According to developmental molecular biologist Dr. John Medina, a brain rule is something that scientists know for sure about how our brains work. In Brain Rules, Medina presents 12 of these in 12 chapters, complete with neurological details and scientific case studies. The author follows up with his own ideas about how we might implement this knowledge to improve our lives and learning.

"If you wanted to create an education environment that was directly opposed to what the brain was good at doing, you would probably design something like a classroom." Our corporate cubicle culture also runs directly counter to what we know about how the brain works best, and Medina shows readers how.
Brain Rule #1 concerns exercise. The human brain evolved over millions of years during which we walked 12 miles each day. Medina suggests that we better incorporate the cognitive advantages of exercise into the classroom and the workplace. The author's ideal workplace would integrate treadmills and stationary bicycles into the office environment, as exercise has been shown to boost "executive function" such as solving problems, maintaining attention, and inhibiting emotional impulses. Medina's work on exercise was recently selected by Harvard Business Review as one of its "breakthrough ideas for 2008."

Schools might pay particular attention to Brian Rule #3, "every brain is wired differently," in reconsidering classrooms grouped by age rather than by learning strategies. Brain Rule #5, "repeat to remember," states that people ususally forget classroom learning within 30 days. Medina cites studies showing how timed repetition can help put learning into students' long-term memory.

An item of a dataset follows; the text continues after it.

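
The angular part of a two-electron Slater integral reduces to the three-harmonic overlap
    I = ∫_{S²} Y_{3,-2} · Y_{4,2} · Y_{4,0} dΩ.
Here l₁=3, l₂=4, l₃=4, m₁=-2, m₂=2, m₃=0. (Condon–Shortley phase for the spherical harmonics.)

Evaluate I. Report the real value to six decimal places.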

A molecular biologist at the University of Washington School of Medicine and the director of the Brain Center for Applied Learning Research at Seattle Pacific University, Medina gives credence to the very real benefits of the mid-afternoon nap, explains why multi-tasking is a dangerous myth, and suggests creative possibilities for the use of smell in school and in business. Brain Rules, engagingly humorous in its tone, comes with a DVD and a web site, www.brainrules.net, for further exploration, because, as Medina informs us in Brain Rule #12, the importance of curiosity is the greatest brain rule of all.